On Jan. 9, 1788, Connecticut became the fifth state to ratify the U.S. Constitution.

In 1793, Frenchman Jean Pierre Blanchard, using a hot-air balloon, flew from Philadelphia to Woodbury, New Jersey.

In 1861, Mississippi became the second state to secede from the Union, the same day the Star of the West, a merchant vessel bringing reinforcements and supplies to Federal troops at Fort Sumter, South Carolina, retreated because of artillery fire.

In 1913, Richard Milhous Nixon, the 37th president of the United States, was born in Yorba Linda, California.

In 1914, the County of Los Angeles opened the country’s first public defender’s office.

In 1916, the World War I Battle of Gallipoli ended after eight months with an Ottoman Empire victory as Allied forces withdrew.

In 1945, during World War II, American forces began landing on the shores of Lingayen Gulf in the Philippines as the Battle of Luzon got underway, resulting in an Allied victory over Imperial Japanese forces.

In 1951, the United Nations headquarters in New York officially opened.

In 1958, President Dwight D. Eisenhower, in his State of the Union address to Congress, warned of the threat of Communist imperialism.

In 1972, reclusive billionaire Howard Hughes, speaking by telephone from the Bahamas to reporters in Hollywood, said a purported autobiography of him, as told to writer Clifford Irving, was a fake.

In 1987, the White House released a January 1986 memorandum prepared for President Ronald Reagan by Lt. Col. Oliver L. North showing a link between U.S. arms sales to Iran and the release of American hostages in Lebanon.

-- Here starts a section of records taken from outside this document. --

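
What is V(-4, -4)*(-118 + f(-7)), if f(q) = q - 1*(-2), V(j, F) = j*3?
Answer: 1476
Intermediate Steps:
V(j, F) = 3*j
f(q) = 2 + q (f(q) = q + 2 = 2 + q)
V(-4, -4)*(-118 + f(-7)) = (3*(-4))*(-118 + (2 - 7)) = -12*(-118 - 5) = -12*(-123) = 1476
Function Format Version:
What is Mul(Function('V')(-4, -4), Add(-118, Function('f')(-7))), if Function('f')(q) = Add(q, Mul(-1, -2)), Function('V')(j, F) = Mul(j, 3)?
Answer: 1476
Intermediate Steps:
Function('V')(j, F) = Mul(3, j)
Function('f')(q) = Add(2, q) (Function('f')(q) = Add(q, 2) = Add(2, q))
Mul(Function('V')(-4, -4), Add(-118, Function('f')(-7))) = Mul(Mul(3, -4), Add(-118, Add(2, -7))) = Mul(-12, Add(-118, -5)) = Mul(-12, -123) = 1476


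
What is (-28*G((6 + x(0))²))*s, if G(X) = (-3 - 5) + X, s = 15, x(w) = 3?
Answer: -30660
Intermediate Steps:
G(X) = -8 + X
(-28*G((6 + x(0))²))*s = -28*(-8 + (6 + 3)²)*15 = -28*(-8 + 9²)*15 = -28*(-8 + 81)*15 = -28*73*15 = -2044*15 = -30660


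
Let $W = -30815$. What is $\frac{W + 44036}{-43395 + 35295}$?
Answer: $- \frac{1469}{900} \approx -1.6322$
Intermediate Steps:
$\frac{W + 44036}{-43395 + 35295} = \frac{-30815 + 44036}{-43395 + 35295} = \frac{13221}{-8100} = 13221 \left(- \frac{1}{8100}\right) = - \frac{1469}{900}$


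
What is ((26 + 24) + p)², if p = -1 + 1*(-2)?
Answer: 2209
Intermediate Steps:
p = -3 (p = -1 - 2 = -3)
((26 + 24) + p)² = ((26 + 24) - 3)² = (50 - 3)² = 47² = 2209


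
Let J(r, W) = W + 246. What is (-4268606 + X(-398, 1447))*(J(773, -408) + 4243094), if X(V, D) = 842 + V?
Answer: -18109521130984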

In 2003, U.N. weapons inspectors said there was no “smoking gun” to prove Iraq had nuclear, chemical or biological weapons but they demanded that Baghdad provide private access to scientists and fresh evidence to back its claim that it had destroyed its weapons of mass destruction.

In 2005, Mahmoud Abbas, the No. 2 man in the Palestinian hierarchy during Yasser Arafat’s rule, was elected president of the Palestinian Authority by a landslide.

In 2015, French security forces shot and killed two al-Qaida-linked brothers suspected of carrying out the rampage at the satirical newspaper Charlie Hebdo that had claimed 12 lives.

In 2020, Chinese state media said a preliminary investigation into recent cases of viral pneumonia had identified the probable cause as a new type of coronavirus.

In 2023, No. 1 George beat No. 3 TCU 65-7 to win the BCS national title. TV ratings for this championship game were the worst in television history.